Like-for-like grocery price inflation has fallen for the second month in a row and now sits at 17.2% for the four weeks to 14th May 2023, according to the latest data from Kantar. Take-home grocery sales rose by 10.8% over the month in comparison with the same period last year.
“The drop in grocery price inflation, which is down by 0.1 percentage points on last month’s figure, is without doubt welcome news for shoppers but it is still incredibly high – 17.2% is the third fastest rate of grocery inflation we’ve seen since 2008,” said Fraser McKevitt, head of retail and consumer insight at Kantar. “This could add an extra £833 to the average household’s annual grocery bill if consumers don’t shop in different ways.”
He continued: “Of course, shoppers are savvy and they’re skirting higher prices by choosing more own-label goods. These lines grew by 15.2% this month, almost double that of branded products which rose by 8.3%. However, the gap between own lines and brands is narrowing in most stores, helped in some cases by loyalty discounts. The recently launched Nectar prices scheme boosted sales of brands bought on deal in Sainsbury’s, causing them to jump by more than a quarter this period.”
The supermarkets are fighting to offer value to shoppers as McKevitt explained: “In the fierce contest for market share, eyes have been on the dairy aisle in particular, where the average cost of four pints of milk has come down by 8 pence since last month. Prices are still much higher than they were 12 months ago, at £1.60 currently versus £1.30 last year, but retailers know just how important it is to offer even small savings on staple products like milk to get customers through the door.”

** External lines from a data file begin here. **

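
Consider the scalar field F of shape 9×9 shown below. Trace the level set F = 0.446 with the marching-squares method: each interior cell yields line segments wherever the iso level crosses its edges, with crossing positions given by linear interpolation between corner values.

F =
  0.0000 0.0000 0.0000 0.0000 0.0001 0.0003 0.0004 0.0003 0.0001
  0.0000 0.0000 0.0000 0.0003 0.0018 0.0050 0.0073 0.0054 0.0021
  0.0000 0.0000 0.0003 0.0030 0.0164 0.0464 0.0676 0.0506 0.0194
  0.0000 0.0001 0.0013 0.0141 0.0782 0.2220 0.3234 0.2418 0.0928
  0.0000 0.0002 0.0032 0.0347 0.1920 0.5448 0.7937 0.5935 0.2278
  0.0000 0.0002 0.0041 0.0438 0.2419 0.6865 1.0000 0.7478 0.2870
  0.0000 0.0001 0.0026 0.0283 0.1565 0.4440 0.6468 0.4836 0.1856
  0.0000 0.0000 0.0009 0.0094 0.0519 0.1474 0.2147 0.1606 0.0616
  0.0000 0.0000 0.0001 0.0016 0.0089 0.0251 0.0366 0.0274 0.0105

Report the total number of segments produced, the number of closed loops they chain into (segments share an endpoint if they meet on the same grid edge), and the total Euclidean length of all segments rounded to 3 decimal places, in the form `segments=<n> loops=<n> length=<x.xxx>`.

cell (3,4): code 0100 → (3.694,5.000)–(4.000,4.720)
cell (3,5): code 1100 → (3.261,6.000)–(3.694,5.000)
cell (3,6): code 1100 → (3.581,7.000)–(3.261,6.000)
cell (3,7): code 1000 → (4.000,7.403)–(3.581,7.000)
cell (4,4): code 0110 → (4.000,4.720)–(5.000,4.459)
cell (4,7): code 1001 → (5.000,7.655)–(4.000,7.403)
cell (5,4): code 0010 → (5.000,4.459)–(5.992,5.000)
cell (5,5): code 0111 → (5.992,5.000)–(6.000,5.010)
cell (5,7): code 1001 → (6.000,7.126)–(5.000,7.655)
cell (6,5): code 0010 → (6.000,5.010)–(6.465,6.000)
cell (6,6): code 0011 → (6.465,6.000)–(6.116,7.000)
cell (6,7): code 0001 → (6.116,7.000)–(6.000,7.126)
total: 12 segments, chained into 1 closed loop(s), length Σ = 9.799201

segments=12 loops=1 length=9.799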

Despite price pressures, people took the opportunity to make the most of the additional bank holiday this month with celebrations for the King’s coronation. Fraser added: “Grocery sales soared by 16% during the week of the coronation, adding up to an extra £218 million passing through the tills. Shoppers filled up their glasses, with sparkling and still wine especially popular. Sales of these products climbed by 129% and 33% respectively, driven by demand not price rises with wine inflation only at 1%.”
Waitrose benefited from a substantial uplift in the week of the coronation, with sales up by 4.8% over the 12 weeks, the highest rate of growth the retailer has achieved since April 2021. Its market share is now 4.6%. Meanwhile, Aldi was the fastest growing grocer this month, with sales up by 24.0%. Lidl’s sales increased by 23.2%. The two discounters now account for 17.8% of the market, with Aldi’s share at 10.1% and Lidl at 7.7%.

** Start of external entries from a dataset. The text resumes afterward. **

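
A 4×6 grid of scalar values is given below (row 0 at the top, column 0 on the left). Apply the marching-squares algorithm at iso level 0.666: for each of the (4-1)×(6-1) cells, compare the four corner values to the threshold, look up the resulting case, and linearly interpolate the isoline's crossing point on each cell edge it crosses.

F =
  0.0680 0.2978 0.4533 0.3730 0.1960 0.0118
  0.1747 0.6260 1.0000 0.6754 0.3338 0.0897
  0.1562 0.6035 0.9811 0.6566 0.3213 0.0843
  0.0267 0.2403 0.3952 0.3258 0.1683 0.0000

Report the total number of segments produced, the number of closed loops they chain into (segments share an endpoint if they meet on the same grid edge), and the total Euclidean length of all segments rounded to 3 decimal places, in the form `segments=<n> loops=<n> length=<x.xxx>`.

segments=8 loops=1 length=6.386

cell (0,1): code 0100 → (0.389,2.000)–(1.000,1.107)
cell (0,2): code 1100 → (0.969,3.000)–(0.389,2.000)
cell (0,3): code 1000 → (1.000,3.028)–(0.969,3.000)
cell (1,1): code 0110 → (1.000,1.107)–(2.000,1.166)
cell (1,2): code 1011 → (2.000,2.971)–(1.500,3.000)
cell (1,3): code 0001 → (1.500,3.000)–(1.000,3.028)
cell (2,1): code 0010 → (2.000,1.166)–(2.538,2.000)
cell (2,2): code 0001 → (2.538,2.000)–(2.000,2.971)
total: 8 segments, chained into 1 closed loop(s), length Σ = 6.385591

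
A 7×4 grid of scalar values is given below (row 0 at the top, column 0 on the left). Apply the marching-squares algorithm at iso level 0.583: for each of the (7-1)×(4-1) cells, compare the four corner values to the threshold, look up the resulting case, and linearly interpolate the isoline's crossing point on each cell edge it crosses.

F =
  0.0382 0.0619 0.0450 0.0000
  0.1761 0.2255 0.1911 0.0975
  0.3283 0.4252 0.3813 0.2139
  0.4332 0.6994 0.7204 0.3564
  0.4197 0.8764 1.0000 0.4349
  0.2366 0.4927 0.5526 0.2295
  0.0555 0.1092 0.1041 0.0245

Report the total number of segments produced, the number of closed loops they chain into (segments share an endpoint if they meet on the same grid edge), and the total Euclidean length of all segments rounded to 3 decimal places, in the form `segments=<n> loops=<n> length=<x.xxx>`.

segments=8 loops=1 length=7.449

cell (2,0): code 0100 → (2.575,1.000)–(3.000,0.563)
cell (2,1): code 1100 → (2.595,2.000)–(2.575,1.000)
cell (2,2): code 1000 → (3.000,2.377)–(2.595,2.000)
cell (3,0): code 0110 → (3.000,0.563)–(4.000,0.358)
cell (3,2): code 1001 → (4.000,2.738)–(3.000,2.377)
cell (4,0): code 0010 → (4.000,0.358)–(4.765,1.000)
cell (4,1): code 0011 → (4.765,1.000)–(4.932,2.000)
cell (4,2): code 0001 → (4.932,2.000)–(4.000,2.738)
total: 8 segments, chained into 1 closed loop(s), length Σ = 7.448629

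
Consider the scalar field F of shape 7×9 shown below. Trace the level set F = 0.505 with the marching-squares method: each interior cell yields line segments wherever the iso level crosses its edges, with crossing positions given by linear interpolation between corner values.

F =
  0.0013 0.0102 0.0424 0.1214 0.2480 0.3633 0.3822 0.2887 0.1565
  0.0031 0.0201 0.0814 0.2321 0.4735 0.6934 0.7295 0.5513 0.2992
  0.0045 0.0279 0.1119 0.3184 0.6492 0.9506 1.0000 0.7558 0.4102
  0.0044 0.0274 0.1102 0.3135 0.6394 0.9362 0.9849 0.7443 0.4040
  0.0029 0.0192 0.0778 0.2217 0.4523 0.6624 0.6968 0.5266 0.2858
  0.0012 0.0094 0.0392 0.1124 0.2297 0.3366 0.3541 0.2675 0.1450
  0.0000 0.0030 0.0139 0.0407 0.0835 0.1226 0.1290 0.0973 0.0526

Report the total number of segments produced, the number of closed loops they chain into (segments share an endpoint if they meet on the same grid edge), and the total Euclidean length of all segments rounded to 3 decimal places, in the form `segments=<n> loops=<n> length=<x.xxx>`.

segments=16 loops=1 length=13.192

cell (0,4): code 0100 → (0.429,5.000)–(1.000,4.143)
cell (0,5): code 1100 → (0.354,6.000)–(0.429,5.000)
cell (0,6): code 1100 → (0.824,7.000)–(0.354,6.000)
cell (0,7): code 1000 → (1.000,7.184)–(0.824,7.000)
cell (1,3): code 0100 → (1.179,4.000)–(2.000,3.564)
cell (1,4): code 1110 → (1.000,4.143)–(1.179,4.000)
cell (1,7): code 1001 → (2.000,7.726)–(1.000,7.184)
cell (2,3): code 0110 → (2.000,3.564)–(3.000,3.588)
cell (2,7): code 1001 → (3.000,7.703)–(2.000,7.726)
cell (3,3): code 0010 → (3.000,3.588)–(3.718,4.000)
cell (3,4): code 0111 → (3.718,4.000)–(4.000,4.251)
cell (3,7): code 1001 → (4.000,7.090)–(3.000,7.703)
cell (4,4): code 0010 → (4.000,4.251)–(4.483,5.000)
cell (4,5): code 0011 → (4.483,5.000)–(4.560,6.000)
cell (4,6): code 0011 → (4.560,6.000)–(4.083,7.000)
cell (4,7): code 0001 → (4.083,7.000)–(4.000,7.090)
total: 16 segments, chained into 1 closed loop(s), length Σ = 13.191766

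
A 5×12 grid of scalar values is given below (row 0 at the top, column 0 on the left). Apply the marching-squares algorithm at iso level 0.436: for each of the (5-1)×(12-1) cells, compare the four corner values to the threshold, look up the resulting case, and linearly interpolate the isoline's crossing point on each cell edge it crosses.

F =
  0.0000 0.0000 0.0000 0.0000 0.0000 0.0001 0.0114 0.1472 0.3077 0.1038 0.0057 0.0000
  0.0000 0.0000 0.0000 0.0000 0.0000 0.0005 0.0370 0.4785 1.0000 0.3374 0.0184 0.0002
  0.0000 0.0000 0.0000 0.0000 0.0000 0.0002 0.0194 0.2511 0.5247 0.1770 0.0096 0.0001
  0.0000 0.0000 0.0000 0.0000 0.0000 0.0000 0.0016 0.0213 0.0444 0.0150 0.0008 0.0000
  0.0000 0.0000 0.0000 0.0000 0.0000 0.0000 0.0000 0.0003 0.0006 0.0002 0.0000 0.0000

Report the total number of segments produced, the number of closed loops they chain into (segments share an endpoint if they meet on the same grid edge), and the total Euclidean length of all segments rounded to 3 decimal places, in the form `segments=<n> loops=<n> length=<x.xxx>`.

segments=8 loops=1 length=5.671

cell (0,6): code 0100 → (0.872,7.000)–(1.000,6.904)
cell (0,7): code 1100 → (0.185,8.000)–(0.872,7.000)
cell (0,8): code 1000 → (1.000,8.851)–(0.185,8.000)
cell (1,6): code 0010 → (1.000,6.904)–(1.187,7.000)
cell (1,7): code 0111 → (1.187,7.000)–(2.000,7.676)
cell (1,8): code 1001 → (2.000,8.255)–(1.000,8.851)
cell (2,7): code 0010 → (2.000,7.676)–(2.185,8.000)
cell (2,8): code 0001 → (2.185,8.000)–(2.000,8.255)
total: 8 segments, chained into 1 closed loop(s), length Σ = 5.671254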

Asda grew by 10.6% and its market share now stands at 13.9%, a rise of 0.1 percentage points when compared to the same 12 weeks last year. Sales were boosted by its Just Essentials range. Launched 12 months ago, nearly two in five Asda baskets contained at least one of these value items this May.
Morrisons took an 8.7% share this period. Fraser McKevitt said: “Morrisons marked its third consecutive period of sales growth this month, although the increase was more muted versus others at 0.6%. The grocer will be hoping the relaunch of its ‘More Reasons to Shop’ strapline will help it to keep up the positive momentum.”
Sales increased by 8.9% for Britain’s largest supermarket, Tesco, with growth across its convenience stores, large format supermarket and online channels. It now holds 27.1% of the market. Sainsbury’s sales rose by 10.5% and it held market share steady at 14.8%. Convenience specialist Co-op nudged up its sales by 2.9%, Iceland by 9.1% and online only retailer Ocado by 5.6%.